The SQL query parser is generated from a grammar definition located in src/grammar/sql. After parsing, the Abstract Syntax Tree is translated into the Jackrabbit internal Abstract Query Tree. See class: org.apache.jackrabbit.core.query.sql.JCRSQLQueryBuilder

Abstract Query Tree

The Abstract Query Tree (AQT) is the common query description format that allows Jackrabbit to implement a query engine which is (to a certain extent) independent of the query syntax used (XPath or SQL). The AQT consists of the classes that are derived from: org.apache.jackrabbit.core.query.QueryNode

Please note that the AQT is Jackrabbit internal and not exposed to a client using the JCR API!

Query Engine

Now this is where the meat is. The actual implementation of the query engine is configurable. One needs to implement the interface: org.apache.jackrabbit.core.query.QueryHandler. Jackrabbit comes with an implementation that uses a Lucene index: org.apache.jackrabbit.core.query.lucene.SearchIndex This index is independent of the persistence manager in use. However it is also possible to write a QueryHandler implementation which is aware of the underlying storage (e.g. a database) and executes the query on the ‘native’ storage.

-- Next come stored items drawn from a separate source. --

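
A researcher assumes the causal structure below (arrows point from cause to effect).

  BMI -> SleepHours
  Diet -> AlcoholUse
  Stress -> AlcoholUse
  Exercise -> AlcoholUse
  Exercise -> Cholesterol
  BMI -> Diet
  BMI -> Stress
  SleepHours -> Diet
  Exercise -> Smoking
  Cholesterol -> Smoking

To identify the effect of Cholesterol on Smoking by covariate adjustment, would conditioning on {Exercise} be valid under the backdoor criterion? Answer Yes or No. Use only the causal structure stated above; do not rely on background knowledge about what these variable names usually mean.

Yes

Backdoor paths from Cholesterol to Smoking (paths whose first edge points into Cholesterol):
  P1: Cholesterol <- Exercise -> Smoking
Condition 1 (no descendant of Cholesterol in the set): holds — descendants of Cholesterol are {Smoking}; none are in {Exercise}.
Condition 2 (every backdoor path blocked by {Exercise}):
  P1: blocked at fork node Exercise ∈ conditioning set.
{Exercise} satisfies the backdoor criterion.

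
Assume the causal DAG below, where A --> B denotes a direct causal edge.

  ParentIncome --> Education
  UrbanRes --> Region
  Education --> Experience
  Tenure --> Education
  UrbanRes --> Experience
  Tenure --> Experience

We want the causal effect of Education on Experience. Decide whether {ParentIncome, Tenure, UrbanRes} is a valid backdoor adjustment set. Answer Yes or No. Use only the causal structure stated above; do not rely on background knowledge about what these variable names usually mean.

Yes

Backdoor paths from Education to Experience (paths whose first edge points into Education):
  P1: Education <- Tenure -> Experience
Condition 1 (no descendant of Education in the set): holds — descendants of Education are {Experience}; none are in {ParentIncome, Tenure, UrbanRes}.
Condition 2 (every backdoor path blocked by {ParentIncome, Tenure, UrbanRes}):
  P1: blocked at fork node Tenure ∈ conditioning set.
{ParentIncome, Tenure, UrbanRes} satisfies the backdoor criterion.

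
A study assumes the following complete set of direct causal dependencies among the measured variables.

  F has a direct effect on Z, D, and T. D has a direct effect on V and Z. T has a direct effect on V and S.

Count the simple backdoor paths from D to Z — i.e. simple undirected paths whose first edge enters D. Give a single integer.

A backdoor path from D to Z is any simple undirected path whose first edge points into D (i.e. leaves D via a parent).
Parents of D: {F}.
Enumerating:
  P1: D <- F -> Z
That exhausts the simple backdoor paths. Count: 1.

1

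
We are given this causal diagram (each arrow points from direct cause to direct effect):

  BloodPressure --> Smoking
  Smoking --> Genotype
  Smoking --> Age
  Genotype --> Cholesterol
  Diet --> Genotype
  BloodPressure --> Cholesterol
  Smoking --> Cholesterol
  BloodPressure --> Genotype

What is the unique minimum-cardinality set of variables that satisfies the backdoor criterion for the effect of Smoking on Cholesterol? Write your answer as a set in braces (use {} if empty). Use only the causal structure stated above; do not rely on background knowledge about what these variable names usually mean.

{BloodPressure}

Variables eligible for adjustment (non-descendants of Smoking, excluding Smoking and Cholesterol): {BloodPressure, Diet}.
Backdoor paths from Smoking to Cholesterol:
  P1: Smoking <- BloodPressure -> Genotype -> Cholesterol
  P2: Smoking <- BloodPressure -> Cholesterol
The empty set is not sufficient: P1 (Smoking <- BloodPressure -> Genotype -> Cholesterol) has no collider blocking it and no conditioned non-collider, so it is open.
Try {BloodPressure}:
  P1: blocked at fork node BloodPressure ∈ conditioning set.
  P2: blocked at fork node BloodPressure ∈ conditioning set.
{BloodPressure} contains no descendant of Smoking and blocks every backdoor path.
No other singleton works — e.g. {Diet} leaves P1 open — so {BloodPressure} is the unique smallest valid adjustment set.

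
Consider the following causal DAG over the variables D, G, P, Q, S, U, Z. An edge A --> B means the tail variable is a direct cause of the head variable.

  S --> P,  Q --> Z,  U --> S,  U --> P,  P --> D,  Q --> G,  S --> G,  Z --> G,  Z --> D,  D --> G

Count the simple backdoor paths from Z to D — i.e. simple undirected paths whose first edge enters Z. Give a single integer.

A backdoor path from Z to D is any simple undirected path whose first edge points into Z (i.e. leaves Z via a parent).
Parents of Z: {Q}.
Enumerating:
  P1: Z <- Q -> G <- S <- U -> P -> D
  P2: Z <- Q -> G <- S -> P -> D
  P3: Z <- Q -> G <- D
That exhausts the simple backdoor paths. Count: 3.

3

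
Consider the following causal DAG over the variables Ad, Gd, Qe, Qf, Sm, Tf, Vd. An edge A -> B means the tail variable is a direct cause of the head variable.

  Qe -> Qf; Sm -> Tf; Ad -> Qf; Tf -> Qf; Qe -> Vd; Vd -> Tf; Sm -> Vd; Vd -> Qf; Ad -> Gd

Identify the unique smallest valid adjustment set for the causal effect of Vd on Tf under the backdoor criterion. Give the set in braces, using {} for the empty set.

{Sm}

Variables eligible for adjustment (non-descendants of Vd, excluding Vd and Tf): {Ad, Gd, Qe, Sm}.
Backdoor paths from Vd to Tf:
  P1: Vd <- Qe -> Qf <- Tf
  P2: Vd <- Sm -> Tf
The empty set is not sufficient: P2 (Vd <- Sm -> Tf) has no collider blocking it and no conditioned non-collider, so it is open.
Try {Sm}:
  P1: blocked at collider Qf (neither it nor any descendant is in the conditioning set).
  P2: blocked at fork node Sm ∈ conditioning set.
{Sm} contains no descendant of Vd and blocks every backdoor path.
No other singleton works — e.g. {Qe} leaves P2 open — so {Sm} is the unique smallest valid adjustment set.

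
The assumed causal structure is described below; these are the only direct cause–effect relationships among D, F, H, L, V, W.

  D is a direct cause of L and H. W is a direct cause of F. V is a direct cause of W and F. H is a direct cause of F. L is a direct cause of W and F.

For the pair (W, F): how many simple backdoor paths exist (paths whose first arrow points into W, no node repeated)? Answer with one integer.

3

A backdoor path from W to F is any simple undirected path whose first edge points into W (i.e. leaves W via a parent).
Parents of W: {L, V}.
Enumerating:
  P1: W <- V -> F
  P2: W <- L <- D -> H -> F
  P3: W <- L -> F
That exhausts the simple backdoor paths. Count: 3.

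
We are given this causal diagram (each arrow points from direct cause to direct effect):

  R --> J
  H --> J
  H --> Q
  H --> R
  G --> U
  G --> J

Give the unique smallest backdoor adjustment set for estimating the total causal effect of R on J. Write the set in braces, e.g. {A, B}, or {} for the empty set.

Variables eligible for adjustment (non-descendants of R, excluding R and J): {G, H, Q, U}.
Backdoor paths from R to J:
  P1: R <- H -> J
The empty set is not sufficient: P1 (R <- H -> J) has no collider blocking it and no conditioned non-collider, so it is open.
Try {H}:
  P1: blocked at fork node H ∈ conditioning set.
{H} contains no descendant of R and blocks every backdoor path.
No other singleton works — e.g. {G} leaves P1 open — so {H} is the unique smallest valid adjustment set.

{H}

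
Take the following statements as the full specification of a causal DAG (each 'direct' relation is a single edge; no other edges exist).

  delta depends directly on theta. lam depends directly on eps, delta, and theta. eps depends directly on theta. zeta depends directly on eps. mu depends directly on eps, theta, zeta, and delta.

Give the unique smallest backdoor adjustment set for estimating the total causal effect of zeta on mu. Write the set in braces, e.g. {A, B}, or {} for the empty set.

{eps}

Variables eligible for adjustment (non-descendants of zeta, excluding zeta and mu): {delta, eps, lam, theta}.
Backdoor paths from zeta to mu:
  P1: zeta <- eps <- theta -> delta -> mu
  P2: zeta <- eps <- theta -> lam <- delta -> mu
  P3: zeta <- eps <- theta -> mu
  P4: zeta <- eps -> lam <- theta -> delta -> mu
  P5: zeta <- eps -> lam <- theta -> mu
  P6: zeta <- eps -> lam <- delta <- theta -> mu
  P7: zeta <- eps -> lam <- delta -> mu
  P8: zeta <- eps -> mu
The empty set is not sufficient: P1 (zeta <- eps <- theta -> delta -> mu) has no collider blocking it and no conditioned non-collider, so it is open.
Try {eps}:
  P1: blocked at chain node eps ∈ conditioning set.
  P2: blocked at chain node eps ∈ conditioning set.
  P3: blocked at chain node eps ∈ conditioning set.
  P4: blocked at fork node eps ∈ conditioning set.
  P5: blocked at fork node eps ∈ conditioning set.
  P6: blocked at fork node eps ∈ conditioning set.
  P7: blocked at fork node eps ∈ conditioning set.
  P8: blocked at fork node eps ∈ conditioning set.
{eps} contains no descendant of zeta and blocks every backdoor path.
No other singleton works — e.g. {theta} leaves P8 open — so {eps} is the unique smallest valid adjustment set.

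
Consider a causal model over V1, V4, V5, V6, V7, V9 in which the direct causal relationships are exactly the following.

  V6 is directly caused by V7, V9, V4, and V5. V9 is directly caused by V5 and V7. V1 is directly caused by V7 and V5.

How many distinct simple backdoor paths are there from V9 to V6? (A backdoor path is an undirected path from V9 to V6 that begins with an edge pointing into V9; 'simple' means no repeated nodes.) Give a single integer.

4

A backdoor path from V9 to V6 is any simple undirected path whose first edge points into V9 (i.e. leaves V9 via a parent).
Parents of V9: {V5, V7}.
Enumerating:
  P1: V9 <- V5 -> V6
  P2: V9 <- V5 -> V1 <- V7 -> V6
  P3: V9 <- V7 -> V6
  P4: V9 <- V7 -> V1 <- V5 -> V6
That exhausts the simple backdoor paths. Count: 4.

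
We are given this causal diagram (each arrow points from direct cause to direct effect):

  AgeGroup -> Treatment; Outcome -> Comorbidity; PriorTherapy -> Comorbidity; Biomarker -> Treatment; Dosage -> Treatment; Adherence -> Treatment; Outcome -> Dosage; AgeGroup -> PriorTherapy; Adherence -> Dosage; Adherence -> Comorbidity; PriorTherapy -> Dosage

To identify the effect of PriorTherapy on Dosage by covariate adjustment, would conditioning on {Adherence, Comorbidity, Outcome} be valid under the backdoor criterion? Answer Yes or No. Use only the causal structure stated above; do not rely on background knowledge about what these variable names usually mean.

Backdoor paths from PriorTherapy to Dosage (paths whose first edge points into PriorTherapy):
  P1: PriorTherapy <- AgeGroup -> Treatment <- Adherence -> Comorbidity <- Outcome -> Dosage
  P2: PriorTherapy <- AgeGroup -> Treatment <- Adherence -> Dosage
  P3: PriorTherapy <- AgeGroup -> Treatment <- Dosage
Condition 1 (no descendant of PriorTherapy in the set): FAILS — Comorbidity is a descendant of PriorTherapy.
Condition 2 (every backdoor path blocked by {Adherence, Comorbidity, Outcome}):
  P1: blocked at collider Treatment (neither it nor any descendant is in the conditioning set).
  P2: blocked at collider Treatment (neither it nor any descendant is in the conditioning set).
  P3: blocked at collider Treatment (neither it nor any descendant is in the conditioning set).
{Adherence, Comorbidity, Outcome} does not satisfy the backdoor criterion.

No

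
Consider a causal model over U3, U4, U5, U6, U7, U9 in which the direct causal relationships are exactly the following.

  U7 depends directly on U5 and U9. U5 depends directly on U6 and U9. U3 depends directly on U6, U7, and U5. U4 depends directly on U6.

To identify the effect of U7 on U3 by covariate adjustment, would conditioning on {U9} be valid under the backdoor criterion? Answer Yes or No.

Backdoor paths from U7 to U3 (paths whose first edge points into U7):
  P1: U7 <- U9 -> U5 <- U6 -> U3
  P2: U7 <- U9 -> U5 -> U3
  P3: U7 <- U5 <- U6 -> U3
  P4: U7 <- U5 -> U3
Condition 1 (no descendant of U7 in the set): holds — descendants of U7 are {U3}; none are in {U9}.
Condition 2 (every backdoor path blocked by {U9}):
  P1: blocked at fork node U9 ∈ conditioning set.
  P2: blocked at fork node U9 ∈ conditioning set.
  P3: open — no interior node is in the conditioning set.
  P4: open — no interior node is in the conditioning set.
{U9} does not satisfy the backdoor criterion.

No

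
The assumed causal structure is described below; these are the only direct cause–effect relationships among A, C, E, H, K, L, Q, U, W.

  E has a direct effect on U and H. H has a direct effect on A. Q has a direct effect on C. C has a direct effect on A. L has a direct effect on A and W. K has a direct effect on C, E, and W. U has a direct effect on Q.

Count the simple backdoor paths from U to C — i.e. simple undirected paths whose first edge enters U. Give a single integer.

4

A backdoor path from U to C is any simple undirected path whose first edge points into U (i.e. leaves U via a parent).
Parents of U: {E}.
Enumerating:
  P1: U <- E <- K -> W <- L -> A <- C
  P2: U <- E <- K -> C
  P3: U <- E -> H -> A <- L -> W <- K -> C
  P4: U <- E -> H -> A <- C
That exhausts the simple backdoor paths. Count: 4.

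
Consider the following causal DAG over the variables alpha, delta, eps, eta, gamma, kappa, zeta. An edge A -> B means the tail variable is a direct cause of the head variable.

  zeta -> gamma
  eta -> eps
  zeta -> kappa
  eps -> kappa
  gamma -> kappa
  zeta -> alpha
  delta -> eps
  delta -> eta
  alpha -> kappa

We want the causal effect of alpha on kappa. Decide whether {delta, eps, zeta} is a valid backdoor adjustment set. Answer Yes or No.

Backdoor paths from alpha to kappa (paths whose first edge points into alpha):
  P1: alpha <- zeta -> gamma -> kappa
  P2: alpha <- zeta -> kappa
Condition 1 (no descendant of alpha in the set): holds — descendants of alpha are {kappa}; none are in {delta, eps, zeta}.
Condition 2 (every backdoor path blocked by {delta, eps, zeta}):
  P1: blocked at fork node zeta ∈ conditioning set.
  P2: blocked at fork node zeta ∈ conditioning set.
{delta, eps, zeta} satisfies the backdoor criterion.

Yes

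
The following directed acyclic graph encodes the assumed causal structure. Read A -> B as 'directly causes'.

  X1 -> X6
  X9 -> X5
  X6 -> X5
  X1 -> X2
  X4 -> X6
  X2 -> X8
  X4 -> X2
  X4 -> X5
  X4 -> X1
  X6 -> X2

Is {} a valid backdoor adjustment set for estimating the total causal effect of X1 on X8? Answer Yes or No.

Backdoor paths from X1 to X8 (paths whose first edge points into X1):
  P1: X1 <- X4 -> X6 -> X2 -> X8
  P2: X1 <- X4 -> X2 -> X8
  P3: X1 <- X4 -> X5 <- X6 -> X2 -> X8
Condition 1 (no descendant of X1 in the set): holds — descendants of X1 are {X2, X5, X6, X8}; none are in {}.
Condition 2 (every backdoor path blocked by {}):
  P1: open — no interior node is in the conditioning set.
  P2: open — no interior node is in the conditioning set.
  P3: blocked at collider X5 (neither it nor any descendant is in the conditioning set).
{} does not satisfy the backdoor criterion.

No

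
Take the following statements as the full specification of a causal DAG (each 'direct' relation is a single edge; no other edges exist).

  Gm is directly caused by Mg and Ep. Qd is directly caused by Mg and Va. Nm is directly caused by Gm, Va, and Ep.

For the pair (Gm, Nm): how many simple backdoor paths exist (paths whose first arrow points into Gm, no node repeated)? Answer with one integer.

A backdoor path from Gm to Nm is any simple undirected path whose first edge points into Gm (i.e. leaves Gm via a parent).
Parents of Gm: {Ep, Mg}.
Enumerating:
  P1: Gm <- Ep -> Nm
  P2: Gm <- Mg -> Qd <- Va -> Nm
That exhausts the simple backdoor paths. Count: 2.

2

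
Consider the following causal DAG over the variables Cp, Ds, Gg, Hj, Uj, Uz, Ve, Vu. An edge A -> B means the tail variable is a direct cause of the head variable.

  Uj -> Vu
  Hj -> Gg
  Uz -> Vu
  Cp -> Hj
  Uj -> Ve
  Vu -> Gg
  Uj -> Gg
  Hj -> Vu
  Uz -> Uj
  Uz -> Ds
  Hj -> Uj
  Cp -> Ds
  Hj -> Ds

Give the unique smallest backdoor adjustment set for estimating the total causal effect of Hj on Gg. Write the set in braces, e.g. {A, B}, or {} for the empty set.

{}

Variables eligible for adjustment (non-descendants of Hj, excluding Hj and Gg): {Cp, Uz}.
Backdoor paths from Hj to Gg:
  P1: Hj <- Cp -> Ds <- Uz -> Uj -> Vu -> Gg
  P2: Hj <- Cp -> Ds <- Uz -> Uj -> Gg
  P3: Hj <- Cp -> Ds <- Uz -> Vu <- Uj -> Gg
  P4: Hj <- Cp -> Ds <- Uz -> Vu -> Gg
Each backdoor path contains an unconditioned collider, so every path is already blocked with the empty conditioning set:
  P1: blocked at collider Ds (neither it nor any descendant is in the conditioning set).
  P2: blocked at collider Ds (neither it nor any descendant is in the conditioning set).
  P3: blocked at collider Ds (neither it nor any descendant is in the conditioning set).
  P4: blocked at collider Ds (neither it nor any descendant is in the conditioning set).
The empty set is therefore the unique smallest valid set.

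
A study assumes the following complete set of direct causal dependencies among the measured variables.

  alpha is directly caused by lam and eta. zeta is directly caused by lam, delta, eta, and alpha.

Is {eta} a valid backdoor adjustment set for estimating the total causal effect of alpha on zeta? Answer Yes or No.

Backdoor paths from alpha to zeta (paths whose first edge points into alpha):
  P1: alpha <- lam -> zeta
  P2: alpha <- eta -> zeta
Condition 1 (no descendant of alpha in the set): holds — descendants of alpha are {zeta}; none are in {eta}.
Condition 2 (every backdoor path blocked by {eta}):
  P1: open — no interior node is in the conditioning set.
  P2: blocked at fork node eta ∈ conditioning set.
{eta} does not satisfy the backdoor criterion.

No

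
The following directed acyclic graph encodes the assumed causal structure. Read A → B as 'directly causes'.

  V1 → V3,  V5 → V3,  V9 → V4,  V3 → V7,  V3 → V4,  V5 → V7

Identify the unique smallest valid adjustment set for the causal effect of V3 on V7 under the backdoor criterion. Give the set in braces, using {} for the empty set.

Variables eligible for adjustment (non-descendants of V3, excluding V3 and V7): {V1, V5, V9}.
Backdoor paths from V3 to V7:
  P1: V3 <- V5 -> V7
The empty set is not sufficient: P1 (V3 <- V5 -> V7) has no collider blocking it and no conditioned non-collider, so it is open.
Try {V5}:
  P1: blocked at fork node V5 ∈ conditioning set.
{V5} contains no descendant of V3 and blocks every backdoor path.
No other singleton works — e.g. {V1} leaves P1 open — so {V5} is the unique smallest valid adjustment set.

{V5}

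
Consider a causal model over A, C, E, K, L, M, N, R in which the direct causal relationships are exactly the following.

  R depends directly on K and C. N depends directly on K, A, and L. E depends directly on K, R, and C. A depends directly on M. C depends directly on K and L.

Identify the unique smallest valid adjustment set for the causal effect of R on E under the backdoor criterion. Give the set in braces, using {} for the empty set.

Variables eligible for adjustment (non-descendants of R, excluding R and E): {A, C, K, L, M, N}.
Backdoor paths from R to E:
  P1: R <- K -> N <- L -> C -> E
  P2: R <- K -> C -> E
  P3: R <- K -> E
  P4: R <- C <- L -> N <- K -> E
  P5: R <- C <- K -> E
  P6: R <- C -> E
The empty set is not sufficient: P2 (R <- K -> C -> E) has no collider blocking it and no conditioned non-collider, so it is open.
Try {C, K}:
  P1: blocked at fork node K ∈ conditioning set.
  P2: blocked at fork node K ∈ conditioning set.
  P3: blocked at fork node K ∈ conditioning set.
  P4: blocked at chain node C ∈ conditioning set.
  P5: blocked at chain node C ∈ conditioning set.
  P6: blocked at fork node C ∈ conditioning set.
{C, K} contains no descendant of R and blocks every backdoor path.
Every element of {C, K} is needed (dropping C leaves P6 open; dropping K leaves P3 open), so no proper subset is valid.
Among all size-2 subsets of the eligible variables, only {C, K} blocks every backdoor path, so it is the unique smallest valid adjustment set.

{C, K}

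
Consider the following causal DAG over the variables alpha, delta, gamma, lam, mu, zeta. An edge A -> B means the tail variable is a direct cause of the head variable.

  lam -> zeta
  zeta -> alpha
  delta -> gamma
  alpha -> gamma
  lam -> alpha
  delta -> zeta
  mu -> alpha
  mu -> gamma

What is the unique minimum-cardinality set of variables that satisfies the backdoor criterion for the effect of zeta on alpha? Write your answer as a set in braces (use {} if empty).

Variables eligible for adjustment (non-descendants of zeta, excluding zeta and alpha): {delta, lam, mu}.
Backdoor paths from zeta to alpha:
  P1: zeta <- lam -> alpha
  P2: zeta <- delta -> gamma <- mu -> alpha
  P3: zeta <- delta -> gamma <- alpha
The empty set is not sufficient: P1 (zeta <- lam -> alpha) has no collider blocking it and no conditioned non-collider, so it is open.
Try {lam}:
  P1: blocked at fork node lam ∈ conditioning set.
  P2: blocked at collider gamma (neither it nor any descendant is in the conditioning set).
  P3: blocked at collider gamma (neither it nor any descendant is in the conditioning set).
{lam} contains no descendant of zeta and blocks every backdoor path.
No other singleton works — e.g. {delta} leaves P1 open — so {lam} is the unique smallest valid adjustment set.

{lam}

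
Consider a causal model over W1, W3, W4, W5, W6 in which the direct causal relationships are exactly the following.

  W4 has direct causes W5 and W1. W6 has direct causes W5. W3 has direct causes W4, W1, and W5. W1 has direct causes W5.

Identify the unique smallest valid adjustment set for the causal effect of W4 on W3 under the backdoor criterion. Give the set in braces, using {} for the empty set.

{W1, W5}

Variables eligible for adjustment (non-descendants of W4, excluding W4 and W3): {W1, W5, W6}.
Backdoor paths from W4 to W3:
  P1: W4 <- W5 -> W1 -> W3
  P2: W4 <- W5 -> W3
  P3: W4 <- W1 <- W5 -> W3
  P4: W4 <- W1 -> W3
The empty set is not sufficient: P1 (W4 <- W5 -> W1 -> W3) has no collider blocking it and no conditioned non-collider, so it is open.
Try {W1, W5}:
  P1: blocked at fork node W5 ∈ conditioning set.
  P2: blocked at fork node W5 ∈ conditioning set.
  P3: blocked at chain node W1 ∈ conditioning set.
  P4: blocked at fork node W1 ∈ conditioning set.
{W1, W5} contains no descendant of W4 and blocks every backdoor path.
Every element of {W1, W5} is needed (dropping W1 leaves P4 open; dropping W5 leaves P2 open), so no proper subset is valid.
Among all size-2 subsets of the eligible variables, only {W1, W5} blocks every backdoor path, so it is the unique smallest valid adjustment set.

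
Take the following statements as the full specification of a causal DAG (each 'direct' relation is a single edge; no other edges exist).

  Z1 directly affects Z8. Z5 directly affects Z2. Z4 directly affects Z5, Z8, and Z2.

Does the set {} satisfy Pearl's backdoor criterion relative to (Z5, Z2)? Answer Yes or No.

Backdoor paths from Z5 to Z2 (paths whose first edge points into Z5):
  P1: Z5 <- Z4 -> Z2
Condition 1 (no descendant of Z5 in the set): holds — descendants of Z5 are {Z2}; none are in {}.
Condition 2 (every backdoor path blocked by {}):
  P1: open — no interior node is in the conditioning set.
{} does not satisfy the backdoor criterion.

No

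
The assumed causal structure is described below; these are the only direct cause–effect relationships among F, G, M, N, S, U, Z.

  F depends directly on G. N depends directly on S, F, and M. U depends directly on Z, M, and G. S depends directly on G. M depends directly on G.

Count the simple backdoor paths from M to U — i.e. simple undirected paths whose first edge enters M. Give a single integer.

1

A backdoor path from M to U is any simple undirected path whose first edge points into M (i.e. leaves M via a parent).
Parents of M: {G}.
Enumerating:
  P1: M <- G -> U
That exhausts the simple backdoor paths. Count: 1.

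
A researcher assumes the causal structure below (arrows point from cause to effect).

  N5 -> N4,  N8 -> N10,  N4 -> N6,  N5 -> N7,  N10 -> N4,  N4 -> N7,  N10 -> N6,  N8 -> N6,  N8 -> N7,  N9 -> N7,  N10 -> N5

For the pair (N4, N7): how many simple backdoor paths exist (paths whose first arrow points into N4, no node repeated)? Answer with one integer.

A backdoor path from N4 to N7 is any simple undirected path whose first edge points into N4 (i.e. leaves N4 via a parent).
Parents of N4: {N10, N5}.
Enumerating:
  P1: N4 <- N10 <- N8 -> N7
  P2: N4 <- N10 -> N5 -> N7
  P3: N4 <- N10 -> N6 <- N8 -> N7
  P4: N4 <- N5 <- N10 <- N8 -> N7
  P5: N4 <- N5 <- N10 -> N6 <- N8 -> N7
  P6: N4 <- N5 -> N7
That exhausts the simple backdoor paths. Count: 6.

6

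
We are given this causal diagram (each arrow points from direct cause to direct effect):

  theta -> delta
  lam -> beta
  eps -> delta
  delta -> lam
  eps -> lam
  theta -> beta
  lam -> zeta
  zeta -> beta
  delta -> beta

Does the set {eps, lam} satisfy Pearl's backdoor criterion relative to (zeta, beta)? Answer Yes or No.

Yes

Backdoor paths from zeta to beta (paths whose first edge points into zeta):
  P1: zeta <- lam <- eps -> delta <- theta -> beta
  P2: zeta <- lam <- eps -> delta -> beta
  P3: zeta <- lam <- delta <- theta -> beta
  P4: zeta <- lam <- delta -> beta
  P5: zeta <- lam -> beta
Condition 1 (no descendant of zeta in the set): holds — descendants of zeta are {beta}; none are in {eps, lam}.
Condition 2 (every backdoor path blocked by {eps, lam}):
  P1: blocked at chain node lam ∈ conditioning set.
  P2: blocked at chain node lam ∈ conditioning set.
  P3: blocked at chain node lam ∈ conditioning set.
  P4: blocked at chain node lam ∈ conditioning set.
  P5: blocked at fork node lam ∈ conditioning set.
{eps, lam} satisfies the backdoor criterion.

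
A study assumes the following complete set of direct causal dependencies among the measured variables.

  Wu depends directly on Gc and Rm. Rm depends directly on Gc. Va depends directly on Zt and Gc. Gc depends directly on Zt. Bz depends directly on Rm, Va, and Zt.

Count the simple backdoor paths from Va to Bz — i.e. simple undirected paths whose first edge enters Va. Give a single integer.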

The class org.apache.core.query.lucene.LuceneQueryBuilder translates the Abstract Query Tree into a query that can be executed against the Lucene index. Jackrabbit implements a couple of extensions to the standard Lucene classes, primarily to improve performance in an environment with incremental indexing like Jackrabbit. Instead of a single index, Jackrabbit uses generations of indexes to circumvent costly IndexReader / IndexWriter creation. See: org.apache.jackrabbit.core.query.lucene.MultiIndex. The most recent generation of the search index is held completely in memory. See: org.apache.jackrabbit.core.query.lucene.VolatileIndex. It is comparable with the garbage collection in Java, where generations are used to move living objects from the young into the old generation over time. Queries are then executed on a MultiReader that spans all the indexes. Every now and then (depending on the configuration parameters in workspace.xml) indexes are merged and nodes marked as deleted in the index are removed. This happens similar to how Lucene merges its internal segments.

Utilities

The class org.apache.jackrabbit.core.query.QueryParser allows you to translate a query statement into an Abstract Query Tree and vice versa. It's a nice tool to see how a query in XPath looks like in SQL or the other way round.

The class org.apache.jackrabbit.core.query.PropertyTypeRegistry provides fast access to the type information based on property names. The Jackrabbit QueryHandler implementation uses this class to coerce value literals into other value types.